Surtout, rien de remarquable n’a encore abouti jusqu’à
maintenant.
D’un autre côté, pendant le défilement des images,
ma propre quête, mon passé égaré, mes décisions
capricieuses, ma jeunesse confuse et des amours à moitié
comprises, reviennent à mon esprit. À travers les images
familières, ma formation similaire d’un certain point à
celle du héros, j’ai vu mon obéissance, ma désinvolte,
mon opiniâtre et ma folie. Ainsi dans la lueur de mes larmes, j’ai
enfin éprouvé la joie d’avoir réagit ainsi,
bien que mes actes ne soient pas compris, ou plutôt que je n’ai
pas besoin d’être compris. Tout cela compose la richesse de
ma vie.
En sortant du cinéma, je croyais que tous ces sentiments mielleux
toucheraient à leur fin.
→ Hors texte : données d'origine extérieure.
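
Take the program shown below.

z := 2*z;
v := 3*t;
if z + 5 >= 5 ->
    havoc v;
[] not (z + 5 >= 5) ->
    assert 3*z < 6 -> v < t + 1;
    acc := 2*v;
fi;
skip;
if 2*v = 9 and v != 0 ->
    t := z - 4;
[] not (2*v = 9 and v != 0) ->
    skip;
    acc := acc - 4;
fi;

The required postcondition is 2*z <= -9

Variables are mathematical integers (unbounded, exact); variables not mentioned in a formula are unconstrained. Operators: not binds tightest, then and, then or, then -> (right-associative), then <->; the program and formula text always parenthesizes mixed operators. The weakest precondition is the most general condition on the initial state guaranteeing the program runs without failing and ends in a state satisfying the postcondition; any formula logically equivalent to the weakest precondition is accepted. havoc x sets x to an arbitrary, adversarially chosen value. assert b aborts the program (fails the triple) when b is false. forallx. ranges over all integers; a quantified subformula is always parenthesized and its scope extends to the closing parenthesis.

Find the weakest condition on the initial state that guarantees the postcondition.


Working backward. After the program, 2*z <= -9 must hold.
Then branch requires 2*z <= -9; else branch requires 2*z <= -9.
Before the if: ((2*v = 9 and v != 0) -> 2*z <= -9) and ((not (2*v = 9 and v != 0)) -> 2*z <= -9)
Before skip: ((2*v = 9 and v != 0) -> 2*z <= -9) and ((not (2*v = 9 and v != 0)) -> 2*z <= -9)
Then branch requires forall v_1. (((2*v_1 = 9 and v_1 != 0) -> 2*z <= -9) and ((not (2*v_1 = 9 and v_1 != 0)) -> 2*z <= -9)); else branch requires (3*z < 6 -> v < t + 1) and ((2*v = 9 and v != 0) -> 2*z <= -9) and ((not (2*v = 9 and v != 0)) -> 2*z <= -9).
Before the if: (z >= 0 -> (forall v_1. (((2*v_1 = 9 and v_1 != 0) -> 2*z <= -9) and ((not (2*v_1 = 9 and v_1 != 0)) -> 2*z <= -9)))) and ((not (z >= 0)) -> ((3*z < 6 -> v < t + 1) and ((2*v = 9 and v != 0) -> 2*z <= -9) and ((not (2*v = 9 and v != 0)) -> 2*z <= -9)))
Before v := 3*t: (z >= 0 -> (forall v_1. (((2*v_1 = 9 and v_1 != 0) -> 2*z <= -9) and ((not (2*v_1 = 9 and v_1 != 0)) -> 2*z <= -9)))) and ((not (z >= 0)) -> ((3*z < 6 -> 2*t < 1) and ((6*t = 9 and 3*t != 0) -> 2*z <= -9) and ((not (6*t = 9 and 3*t != 0)) -> 2*z <= -9)))
Before z := 2*z: (2*z >= 0 -> (forall v_1. (((2*v_1 = 9 and v_1 != 0) -> 4*z <= -9) and ((not (2*v_1 = 9 and v_1 != 0)) -> 4*z <= -9)))) and ((not (2*z >= 0)) -> ((6*z < 6 -> 2*t < 1) and ((6*t = 9 and 3*t != 0) -> 4*z <= -9) and ((not (6*t = 9 and 3*t != 0)) -> 4*z <= -9)))
Answer: WP = (2*z >= 0 -> (forall v_1. (((2*v_1 = 9 and v_1 != 0) -> 4*z <= -9) and ((not (2*v_1 = 9 and v_1 != 0)) -> 4*z <= -9)))) and ((not (2*z >= 0)) -> ((6*z < 6 -> 2*t < 1) and ((6*t = 9 and 3*t != 0) -> 4*z <= -9) and ((not (6*t = 9 and 3*t != 0)) -> 4*z <= -9)))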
Au contraire, j’ai été
encore submergé par une peine insurmontable. La peine de devoir
me battre tout le temps d’assumer la conséquence de mon choix
tout seul. Cette peine est tellement profonde et vive, je me sens à
la fois désarmé et bizarrement réconforté.
Je dois pleurer un bon coup et à fond, et me laisser consoler et
chérir, ironiquement par moi-même. En fait, je ne suis pas
aussi fort que l’on m’estimait. Je ne suis pas sûr parfois
de savoir pourquoi je fais certaines choses et dans quel but. Je dois
aussi être reconnaissant pour les talents que je possède,
pour mon impulsivité, ma ténacité et mon esprit aventureux.
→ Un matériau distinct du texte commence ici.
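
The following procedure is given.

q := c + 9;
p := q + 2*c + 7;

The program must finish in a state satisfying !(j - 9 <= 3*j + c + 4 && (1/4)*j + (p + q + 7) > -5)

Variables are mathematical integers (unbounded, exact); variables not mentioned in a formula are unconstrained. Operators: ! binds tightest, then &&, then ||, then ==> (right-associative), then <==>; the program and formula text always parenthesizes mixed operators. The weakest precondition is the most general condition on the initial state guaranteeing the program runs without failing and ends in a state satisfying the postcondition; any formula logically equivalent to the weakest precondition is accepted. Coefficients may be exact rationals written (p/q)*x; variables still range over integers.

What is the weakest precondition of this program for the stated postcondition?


Working backward. After the program, the postcondition !(j - 9 <= 3*j + c + 4 && (1/4)*j + (p + q + 7) > -5) must hold; in canonical form it is !(c + 2*j >= -13 && (1/4)*j + p + q > -12).
Before p := q + 2*c + 7: !(c + 2*j >= -13 && 2*c + (1/4)*j + 2*q > -19)
Before q := c + 9: !(c + 2*j >= -13 && 4*c + (1/4)*j > -37)
Answer: WP = !(c + 2*j >= -13 && 4*c + (1/4)*j > -37)


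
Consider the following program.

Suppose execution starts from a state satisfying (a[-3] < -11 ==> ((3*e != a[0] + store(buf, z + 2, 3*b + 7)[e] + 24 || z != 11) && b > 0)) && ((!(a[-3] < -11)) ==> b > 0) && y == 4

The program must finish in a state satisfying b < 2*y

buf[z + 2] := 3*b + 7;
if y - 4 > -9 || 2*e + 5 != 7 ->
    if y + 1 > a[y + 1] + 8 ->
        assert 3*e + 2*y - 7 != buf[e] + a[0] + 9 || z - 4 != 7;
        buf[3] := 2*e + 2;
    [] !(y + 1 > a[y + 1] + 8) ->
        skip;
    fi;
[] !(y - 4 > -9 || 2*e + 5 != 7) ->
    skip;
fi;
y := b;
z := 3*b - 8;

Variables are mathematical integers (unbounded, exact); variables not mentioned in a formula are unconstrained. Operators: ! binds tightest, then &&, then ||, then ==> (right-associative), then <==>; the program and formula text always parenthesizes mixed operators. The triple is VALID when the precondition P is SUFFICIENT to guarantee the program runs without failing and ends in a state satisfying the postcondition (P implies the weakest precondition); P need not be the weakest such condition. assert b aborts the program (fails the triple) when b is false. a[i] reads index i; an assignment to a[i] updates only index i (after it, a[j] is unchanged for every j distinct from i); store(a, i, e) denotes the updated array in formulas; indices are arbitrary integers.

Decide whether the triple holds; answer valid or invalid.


Working backward. After the program, b < 2*y must hold.
Before z := 3*b - 8: b < 2*y
Before y := b: b > 0
Then branch requires (y > a[y + 1] + 7 ==> ((3*e + 2*y != a[0] + buf[e] + 16 || z != 11) && b > 0)) && ((!(y > a[y + 1] + 7)) ==> b > 0); else branch requires b > 0.
Before the if: ((y > -5 || 2*e != 2) ==> ((y > a[y + 1] + 7 ==> ((3*e + 2*y != a[0] + buf[e] + 16 || z != 11) && b > 0)) && ((!(y > a[y + 1] + 7)) ==> b > 0))) && ((!(y > -5 || 2*e != 2)) ==> b > 0)
Before buf[z + 2] := 3*b + 7: ((y > -5 || 2*e != 2) ==> ((y > a[y + 1] + 7 ==> ((3*e + 2*y != a[0] + store(buf, z + 2, 3*b + 7)[e] + 16 || z != 11) && b > 0)) && ((!(y > a[y + 1] + 7)) ==> b > 0))) && ((!(y > -5 || 2*e != 2)) ==> b > 0)
The weakest precondition is ((y > -5 || 2*e != 2) ==> ((y > a[y + 1] + 7 ==> ((3*e + 2*y != a[0] + store(buf, z + 2, 3*b + 7)[e] + 16 || z != 11) && b > 0)) && ((!(y > a[y + 1] + 7)) ==> b > 0))) && ((!(y > -5 || 2*e != 2)) ==> b > 0).
Check whether (a[-3] < -11 ==> ((3*e != a[0] + store(buf, z + 2, 3*b + 7)[e] + 24 || z != 11) && b > 0)) && ((!(a[-3] < -11)) ==> b > 0) && y == 4 implies it.
Countermodel: at the initial state a = {[-20344] = 2, [-3] = 27727, [0] = -65858, [5] = -4, [13] = 2, elsewhere 2}, b = 1, buf = {[-20344] = 4818, [-3] = 3, [0] = 3, [5] = 3, [13] = 3, elsewhere 3}, e = -20344, y = 4, z = 11, the precondition holds but the weakest precondition fails.
Answer: invalid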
J’ai réalisé la chance que j’ai d’avoir
pu obtenir le soutien moral de ma famille qui me permet de faire ce qui
m’entend à l’âge de trente ans passés
en suivant simplement mon intuition. Dans un pays étranger, avec
le peu d’argent que j’ai économisé, je peux
construire petit à petit le monde rêvé de mon enfance.
Ainsi ma vie a le droit d’être intéressante et colorée.
Si HHH peut raconter et retracer son passé en images et évoquer
ensuite chez ses spectateurs une sorte de résonance, je me demande
par quel moyen je peux aussi exprimer ma gratitude et mon regret pour
l’opportunité que l’on m’a accordée durant
le développement de ma personnalité. C’est peut-être
une des raisons pour lesquelles je travaille dans un autre pays : Il faut
partir loin pour se sentir proche de tout, puis partager les leçons
de cette expérience sous la forme de l’Art. Peu importe si
ma version des « Souvenirs d’enfance », sera rédigée
avec du texte ou des couleurs, pourra-t-elle susciter aussi le passé
perdu d’un fils ambulant à la recherche du sens de son existence
?
Cette chute de larmes, au bout d’un moment, perd la raison d’origine
qui l’a évoquée. La seule chose que je sache, c’est
que ce n’est pas encore assez. Une fois démarrée,
ce n’est plus si facile de l’arrêter comme si j’avais
accumulé depuis longtemps une pression pour qu’elle puisse
un jour exploser de cette ampleur, comme si mon corps savait bien que
cela me ferait du bien et s’en occupait sans prêter attention
à ma protestation. Mais cela m’embarrasse beaucoup. J’ai
dû cacher mon visage et couvrir mon nez, sinon j’allais choquer
les passants dans la rue et les passagers dans le métro. Après
être enfin rentré, j’ai continué encore à
pleurnicher un bon moment. J’ai écrit une lettre à
mes parents pour leur demander pardon concernant mon obstination et mon
acte égoïste et les remercier pour tous ce qu’ils ont
fait pour moi. En écrivant, les larmes jaillissent de nouveau.
Quel cinéma ! Mais il est vrai qu’une fois l’émotion
libérée, je me retrouve d’humeur optimiste. Je peux
recommencer mon combat avec une détermination inébranlable.
De cette manière, avec recul, je décroche une des toiles
au mur, et tâche d’y ajouter les couleurs rêvées
de mon enfance.
Grâce à cet accident, je découvre que le discours
de la mémoire est très indirect. Il faut passer par des
étapes différentes comme celles de la concentration, du
soulagement, de l’imagination de notre film au titre évocateur,
et ensuite la vision du film lui-même, pour que mes souvenirs d’enfance
puissent enfin m’envahir et déclencher un fleuve de larmes
quasiment intarissable. De la même manière, le discours de
l’âme n’est ni direct, ni clair. Sa grammaire est encore
plus compliquée que toutes les langues du monde. Le sacrifice des
nuits de sommeil ne suffit pas à la maîtriser. Pourtant,
il arrive que l’on comprenne ce discours sans difficulté,
pourvu que tous les éléments soient au rendez-vous.